O contraponto à figura de Renée é feito por Paloma Josse, uma adolescente de 12 anos que reside com a família em um dos apartamentos do condomínio em que Renée trabalha como zeladora. Nascida em uma família aristocrática, Paloma está certa de que, assim como seus pais e avós, também será rica e privilegiada, mas ter esse destino traçado, ao contrário de lhe trazer conforto e alegria, só faz gerar angústia. Para ela, a vida é absurda, a existência é vã e as pessoas, apesar da ilusão de que podem controlar o próprio destino, vivem retidas e submissas como peixes em um aquário.

 Os pensamentos mais profundos de Renée e Paloma se entrelaçam ao longo da obra em meio a uma diversidade riquíssima de referências à arte e à filosofia, mas apesar das diferenças de origem, de idade e de experiências, ambas apresentam uma visão pessimista da vida e do cotidiano social até o momento em que são transformadas pela chegada de um novo e gentil morador chamado Kakuro Ozu.
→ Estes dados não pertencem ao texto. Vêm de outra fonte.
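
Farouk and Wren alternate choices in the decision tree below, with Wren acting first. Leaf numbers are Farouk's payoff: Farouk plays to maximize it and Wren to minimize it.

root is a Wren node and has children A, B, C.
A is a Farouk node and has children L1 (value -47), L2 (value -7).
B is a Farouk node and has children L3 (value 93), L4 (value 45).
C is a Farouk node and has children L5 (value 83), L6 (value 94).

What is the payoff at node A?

A (Farouk): max(-47, -7) = -7

-7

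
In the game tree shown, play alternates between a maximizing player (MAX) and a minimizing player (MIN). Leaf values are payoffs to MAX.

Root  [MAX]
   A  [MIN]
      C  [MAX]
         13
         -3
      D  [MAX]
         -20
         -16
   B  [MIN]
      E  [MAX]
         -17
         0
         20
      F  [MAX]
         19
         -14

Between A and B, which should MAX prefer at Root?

C (MAX): max(13, -3) = 13
D (MAX): max(-20, -16) = -16
A (MIN): min(13, -16) = -16
E (MAX): max(-17, 0, 20) = 20
F (MAX): max(19, -14) = 19
B (MIN): min(20, 19) = 19
MAX prefers the higher value; A=-16, B=19. B is better since 19 > -16.

B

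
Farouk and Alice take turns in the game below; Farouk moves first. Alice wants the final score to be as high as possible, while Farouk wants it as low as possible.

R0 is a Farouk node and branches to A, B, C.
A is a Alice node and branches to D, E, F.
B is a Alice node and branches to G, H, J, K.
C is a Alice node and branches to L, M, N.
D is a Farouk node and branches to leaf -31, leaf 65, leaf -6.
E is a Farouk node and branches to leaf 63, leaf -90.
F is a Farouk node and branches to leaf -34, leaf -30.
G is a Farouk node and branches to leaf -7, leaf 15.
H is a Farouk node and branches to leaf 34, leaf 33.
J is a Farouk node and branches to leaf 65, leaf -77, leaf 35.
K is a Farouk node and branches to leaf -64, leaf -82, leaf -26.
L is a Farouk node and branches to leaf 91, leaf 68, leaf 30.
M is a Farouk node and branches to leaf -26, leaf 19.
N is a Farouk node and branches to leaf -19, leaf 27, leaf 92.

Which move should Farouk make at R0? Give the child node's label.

A

D (Farouk): min(-31, 65, -6) = -31
E (Farouk): min(63, -90) = -90
F (Farouk): min(-34, -30) = -34
A (Alice): max(-31, -90, -34) = -31
G (Farouk): min(-7, 15) = -7
H (Farouk): min(34, 33) = 33
J (Farouk): min(65, -77, 35) = -77
K (Farouk): min(-64, -82, -26) = -82
B (Alice): max(-7, 33, -77, -82) = 33
L (Farouk): min(91, 68, 30) = 30
M (Farouk): min(-26, 19) = -26
N (Farouk): min(-19, 27, 92) = -19
C (Alice): max(30, -26, -19) = 30
R0 (Farouk): min(-31, 33, 30) = -31
Farouk at R0 wants the lowest of {A=-31, B=33, C=30}, so chooses A.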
Possuidor de entusiasmo e candura juvenis aliados a sabedoria e perspicácia da maturidade, Kakuro enxerga a essência das personagens e lhes confere a dignidade de serem vistas como pessoas para além do papel social predestinado a cada uma. Convidada a desnudar-se do véu de invisibilidade que a camuflava, Renée experimenta sentimentos que antes lhe eram reconhecidos em teoria, como a amizade e o amor. Paloma, como testemunha de toda essa transformação, vê-se também transformada e restaura a fé na beleza e nas possibilidades que a vida tem a oferecer. Il y a un toujours dans le jamais.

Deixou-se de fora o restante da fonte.